- Church: Catholic Church
- Diocese: Diocese of Nnewi
- Appointed: 9 November 2021
- Predecessor: Hilary Paul Odili Okeke
- Previous posts: Titular Bishop of Masclianae (2014-2021) Auxiliary Bishop of Awka (2014-2021)

Orders
- Ordination: 29 August 1992 by Albert Obiefuna
- Consecration: 29 August 2014 by Augustine Kasujja

Personal details
- Born: 25 January 1963 (age 63) Kaduna, Northern Region, Federation of Nigeria

= Jonas Benson Okoye =

Nigerian Catholic prelate

Jonas Benson Okoye (born 25 January 1963) is a Nigerian Catholic prelate who has served as the bishop of the Diocese of Nnewi since 9 November 2021.

==Biography==
Okoye was ordained a priest on 29 August 1992. On May 30, 2014, he was appointed the titular bishop of Masclianae and auxiliary bishop of Awka by Pope Francis.

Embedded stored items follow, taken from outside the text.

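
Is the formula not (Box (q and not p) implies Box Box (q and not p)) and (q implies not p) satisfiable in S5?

1. not (Box (q and not p) implies Box Box (q and not p)) and (q implies not p), 0
2. not (Box (q and not p) implies Box Box (q and not p)), 0
3. q implies not p, 0
4. Box (q and not p), 0
5. not Box Box (q and not p), 0
6. q and not p, 0
7. q, 0
8. not p, 0
9. not Box (q and not p), 1
10. q and not p, 1
11. q, 1
12. not p, 1
13. not (q and not p), 2
14. q and not p, 2
15. q, 2
16. not p, 2
17. p, 2
Accessibility: 0R0, 0R1, 0R2, 1R0, 1R1, 1R2, 2R0, 2R1, 2R2
Branch closes: p and not p both at 2.
(One branch shown.) All branches close.

Unsatisfiable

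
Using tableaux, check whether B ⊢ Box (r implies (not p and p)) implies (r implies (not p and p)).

Tableau for the negation not (Box (r implies (not p and p)) implies (r implies (not p and p))):
1. not (Box (r implies (not p and p)) implies (r implies (not p and p))), 0
2. Box (r implies (not p and p)), 0
3. not (r implies (not p and p)), 0
4. r, 0
5. not (not p and p), 0
6. r implies (not p and p), 0
7. not p, 0
8. not p and p, 0
9. p, 0
Accessibility: 0R0
Branch closes: p and not p both at 0.
Every branch of the negation's tableau closes; the branch above is one of them.

Yes, valid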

He was consecrated a bishop by the Apostolic Nuncio to Nigeria, Archbishop Augustine Kasujja, on August 29 of the same year. The co-consecrators were the Archbishop of Onitsha, Valerian Okeke, and the Bishop of Awka, Paulinus Ezeokafor. On November 9, 2021, Pope Francis appointed him Bishop of Nnewi and his installation took place on February 10, 2022.